Sunday, August 22, 2010

Intensely Strawberry

Jamming at Home

I like to think of myself as the type of person who would enjoy making her own jam.  But the truth is that I’ve never made traditional jam of any kind, nor have I canned a single thing.  I love to cook, but I haven’t gotten into the old/new-fashioned habit of putting things up in jars.  My style is more cook-and-eat-as-I-go.

I think there are two things that contribute to my lack of effort in the jam department.  One is that I’m not a gardener.  I love gardens deeply, but I don’t have one to call my own, or even one that I share with others.  Right now I don’t even have a plant because I gave them all away when I moved to Texas last fall.  It was very hard to give away my plants, but I just didn’t have the means to take them with me.  I still miss those plants.

The other thing that gets in the way of a jam session is that I am incredibly greedy about fresh fruit.  When the fruit is at its peak of freshness, I see no reason, no reason at all, to apply heat of any kind to it.  I just want to eat it raw, dripping with juice and sun-kissed flavor, until the last days of summer have faded into the smoky evening nights of autumn.

But here’s the kicker: I love jams, jellies, and fruit preserves.  I like their intensity, the way they make a piece of buttered toast feel like something special.  I like their versatility too—use them as condiments at the table or use them in cooking or baking for a burst of sticky fruity flavor.  Perhaps it wasn’t surprising, then, that when my eyes landed on a recipe for “Fresh Fruit Jam” in Ani Phyo’s latest book, I could not stop thinking about it.  And once I’d made a batch, I could not stop making fresh fruit jam.

Ani’s recipe is ridiculously easy: 1 cup of your favorite fruit, 1/4 cup of pitted Medjool dates, a few minutes in the food processor, and ooh—fresh fruit jam!  The dates add that sticky sweetness that fruit usually acquires with the help of sugar, pectin, and some heat.  But Ani’s recipe is so much easier than that—no heat, two ingredients, and just a spoon and the food processor to clean.  I’ve been making strawberry jam using frozen organic strawberries, which solves the fresh fruit issue I mentioned earlier.  I measure out about a cup of frozen strawberries into a glass measuring cup, let them thaw, and then pour everything—berries and juice—into the processor along with three fresh dates, pitted and chopped.

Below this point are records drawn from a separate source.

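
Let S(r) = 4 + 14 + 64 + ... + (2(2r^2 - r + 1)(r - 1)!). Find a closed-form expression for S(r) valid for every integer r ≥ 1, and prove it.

S(r) = (4r + 2)r! - 2

We claim S(r) = (4r + 2)r! - 2 for all r ≥ 1.
For the base case r = 1: S(1) = 4, and the closed form gives 4. They agree.
Suppose the result is true for r = j, so S(j) = (4j + 2)j! - 2.
Then S(j+1) = S(j) + (2(2j^2 + 3j + 2)j!) = ((4j + 2)j! - 2) + (2(2j^2 + 3j + 2)j!).
Simplifying, S(j+1) = (4(j+1) + 2)(j+1)! - 2,
which is the closed form with r = j+1.
By the principle of mathematical induction, the result holds for all r ≥ 1.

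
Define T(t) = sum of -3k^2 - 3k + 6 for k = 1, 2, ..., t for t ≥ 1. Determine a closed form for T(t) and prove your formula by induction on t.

T(t) = -t(t - 1)(t + 4)

We claim T(t) = -t(t - 1)(t + 4) for all t ≥ 1.
Base step (t = 1): T(1) = 0, and the closed form gives 0. They agree.
Suppose the result is true for t = k, so T(k) = k(-k^2 - 3k + 4).
Then T(k+1) = T(k) + (3k(-k - 3)) = (k(-k^2 - 3k + 4)) + (3k(-k - 3)).
Simplifying, T(k+1) = -k(k + 1)(k + 5) = -(k+1)((k+1) - 1)((k+1) + 4),
which is the closed form with t = k+1.
Hence, by induction on t, the claim holds for every t ≥ 1.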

My strawberry jam is almost addictively good.  It’s a little sweet, a little tart, and intensely strawberry.  The texture is softer and looser than a traditional jam, but it’s too thick to call it a sauce.  I’d say it’s somewhere between jam and sauce.  I like to spoon it over my bowls of overnight oatmeal or dollop it on top of Carr’s crackers spread with ricotta cheese.  It makes for a great afternoon snack or a bite to eat before a good work-out.  It’s also good straight off the spoon, which I consider to be the cook’s treat after making a new batch of jam.  It’s called taste testing, and I highly recommend it. 

Check Out That Jam!

Fresh Strawberry Jam

From Ani’s Raw Food Essentials by Ani Phyo

Makes about 1 cup

In my kitchen, this jam keeps well for at least a week.

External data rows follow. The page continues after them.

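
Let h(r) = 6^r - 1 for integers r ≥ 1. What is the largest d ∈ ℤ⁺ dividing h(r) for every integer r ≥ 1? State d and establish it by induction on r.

d = 5

Computing the first values: h(1) = 5 and h(2) = 35; gcd(5, 35) = 5, so d ≤ 5.
We prove 5 | 6^r - 1 for all r ≥ 1 by induction on r.
For the base case r = 1: h(1) = 5 = 5·(1), so 5 | h(1).
Inductive step: assume the claim holds for r = m, i.e. 5 | h(m). Then
6^{m+1} − 1^{m+1} = 6·6^m − 1·1^m = 6·(6^m − 1^m) + (5)·1^m. The first term is divisible by 5 by the inductive hypothesis, and the second term (5)·1^m is divisible by 5 since 5 | 5. Hence 5 | h(m+1).
By induction, the statement is established for all r ≥ 1.
Therefore the largest such d is 5.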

1 cup frozen strawberries, thawed

1/4 cup chopped and pitted fresh Medjool dates

1)  Add strawberries and dates to the bowl of a food processor.  Blend them together until the consistency becomes thick and a little jammy.  You can stop when the dates are still in larger chunks or process for a longer time to get a more even consistency.

2)  Spoon the jam into a jar, seal the jar with a lid, and store it in the fridge.


Shannon said...

i think ricotta needs to be a more common purchase for me ;) i bet it would be awesome with the goat cheese i always have on hand too! love the simplicity of this recipe! i've never tried canning, and i so often just eat summer fruit :)

Rosiecat said...

Yes, that's a great idea! I bet it would be really tasty with a goat cheese that isn't too sour--just enough tang to give you some contrast with the sweetness of the fruit.

My biggest problem is remembering to EAT the ricotta I bought. I've been doing pretty well this summer though :-)

Happy Monday, Shannon.

Laurie said...

Wow, that jam looks great! It reminds me of the freezer jam my grandmother made. It looks like it has a similar consistency, which made it great for English muffins. The jam would just ooze down in to all those nooks and crannies. Darn, I just ate breakfast and now I'm craving jam. Guess I'll have to head over to the park and snitch some fresh blackberries for Rose-Ani jam.

Rosiecat said...

Come on, Laurie! Give in to your jam craving! Now I'm craving an English muffin, toasted and buttered and topped with fresh jam. Mmm! I love that this recipe reminds you of your grandmother's :-)

And is it hopelessly narcissistic that I love the name Rose-Ani jam? Yeah, I guess it is, but I still love it.